Japanese man feared kidnapped in Philippines
Sat, Jul 17, 2010

ZAMBOANGA, PHILIPPINES - A Japanese man who went missing on a remote southern Philippine island may have been kidnapped, authorities said Saturday.

The man, named by local police as Amer Katayama Mamaito, was last seen on Pangutaran island in the Sulu archipelago, a stronghold of Abu Sayyaf Islamic militants who have kidnapped foreign tourists and missionaries in the past.

Police and military officials are investigating unverified reports that he left the island with about 10 gunmen early Friday, said regional military commander Lieutenant-General Ben Dolorfino.

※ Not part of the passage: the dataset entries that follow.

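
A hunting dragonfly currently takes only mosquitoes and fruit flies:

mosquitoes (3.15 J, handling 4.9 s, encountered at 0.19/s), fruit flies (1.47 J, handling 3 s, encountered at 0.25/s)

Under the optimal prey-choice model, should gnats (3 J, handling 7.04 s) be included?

Intake rate on the current diet: R = (0.19×3.15 + 0.25×1.47) / (1 + 0.19×4.9 + 0.25×3) = 0.966/2.681 = 0.3603 J/s.
gnats: E/h = 3/7.04 = 0.4261 J/s.
Since 0.4261 > R, including gnats increases the long-run rate.

Yes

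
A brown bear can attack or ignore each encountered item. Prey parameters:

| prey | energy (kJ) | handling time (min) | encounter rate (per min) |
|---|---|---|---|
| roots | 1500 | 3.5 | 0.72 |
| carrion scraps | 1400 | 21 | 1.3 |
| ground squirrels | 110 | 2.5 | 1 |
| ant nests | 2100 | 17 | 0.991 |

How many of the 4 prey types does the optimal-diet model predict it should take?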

"Our initial information is that he is engaged in treasure hunting and has been living there for the past five years," he said.

Police investigators have been sent to the island to gather more information about the missing man, said regional military spokeswoman Army First Lieutenant Steffani Cacho.

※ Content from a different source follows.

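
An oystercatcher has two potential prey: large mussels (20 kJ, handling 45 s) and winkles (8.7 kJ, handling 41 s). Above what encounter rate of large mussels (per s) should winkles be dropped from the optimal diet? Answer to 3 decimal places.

Drop winkles once their profitability E₂/h₂ falls below the rate achievable on large mussels alone: E₂/h₂ = λE₁/(1 + λh₁).
Solve for λ: λE₁h₂ = E₂(1 + λh₁) → λ(E₁h₂ − E₂h₁) = E₂ → λ = E₂/(E₁h₂ − E₂h₁).
λ = 8.7/(20×41 − 8.7×45) = 8.7/428.5 = 0.0203 per s.

0.020 per s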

Authorities are treating the case as a potential abduction, said Chief Superintendent Bienvenido Latag, the regional police chief.

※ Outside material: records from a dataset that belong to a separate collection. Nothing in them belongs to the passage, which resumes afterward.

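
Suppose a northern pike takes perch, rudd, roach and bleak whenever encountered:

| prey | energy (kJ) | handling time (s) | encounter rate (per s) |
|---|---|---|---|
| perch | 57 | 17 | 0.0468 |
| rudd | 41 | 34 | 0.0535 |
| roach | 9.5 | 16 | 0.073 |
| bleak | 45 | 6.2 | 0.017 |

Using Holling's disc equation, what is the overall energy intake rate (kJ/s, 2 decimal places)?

R = (0.0468×57 + 0.0535×41 + 0.073×9.5 + 0.017×45) / (1 + 0.0468×17 + 0.0535×34 + 0.073×16 + 0.017×6.2) = 6.32/4.888 = 1.293 kJ/s.

1.29 kJ/s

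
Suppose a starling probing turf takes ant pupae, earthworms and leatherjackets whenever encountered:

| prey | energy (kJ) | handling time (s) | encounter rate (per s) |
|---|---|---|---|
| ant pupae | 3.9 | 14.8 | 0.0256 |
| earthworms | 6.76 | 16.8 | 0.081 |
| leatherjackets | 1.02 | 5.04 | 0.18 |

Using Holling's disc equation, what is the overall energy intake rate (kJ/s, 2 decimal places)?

R = Σλ_iE_i / (1 + Σλ_ih_i)
Numerator: 0.0256×3.9 + 0.081×6.76 + 0.18×1.02 = 0.831
Denominator: 1 + 0.0256×14.8 + 0.081×16.8 + 0.18×5.04 = 3.647
R = 0.831/3.647 = 0.2279 kJ/s

0.23 kJ/s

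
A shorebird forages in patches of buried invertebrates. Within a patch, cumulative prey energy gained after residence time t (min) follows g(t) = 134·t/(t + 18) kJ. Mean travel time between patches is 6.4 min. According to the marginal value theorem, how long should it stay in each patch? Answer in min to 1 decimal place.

Maximise g(t)/(T+t): set derivative to zero → g'(t)(T+t) = g(t).
g'(t) = 134·18/(t + 18)². Setting 134·18/(t+18)² = 134t/[(t+18)(6.4+t)] gives 18(6.4+t) = t(t+18), so t² = 18×6.4 = 115.2.
t* = √115.2 = 10.73 min.

10.7 min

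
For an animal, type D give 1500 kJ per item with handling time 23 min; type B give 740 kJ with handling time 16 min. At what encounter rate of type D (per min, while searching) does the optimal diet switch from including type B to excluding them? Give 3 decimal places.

The zero-one rule: include type B iff E₂/h₂ > λE₁/(1+λh₁). Equality gives the switch point.
λE₁h₂ = E₂ + λE₂h₁ ⇒ λ = E₂/(E₁h₂ − E₂h₁) = 740/(2.4e+04 − 1.702e+04) = 0.106 per min.

0.106 per min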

"We will activate the crisis management committee and form a task force to get the background of the victim and also to monitor the incident," he said.

The Abu Sayyaf is a small group of militants on the US government's list of foreign terrorist organisations that is well known for staging kidnappings for ransom in the southern Philippines.

The Sulu group is regarded as one of the Abu Sayyaf's strongholds and is extremely dangerous for foreigners.

They abducted three Red Cross workers including two Europeans there last year. All three were freed unharmed several months later amid speculation that ransom was paid.

In one of their most notorious acts, the Abu Sayyaf beheaded one of three American hostages they seized from a resort on Palawan island in 2001. One of the other hostages was killed during a rescue attempt a year later.

The group is also blamed for the 2004 bombing of a passenger ferry that killed over 100 people in Manila Bay.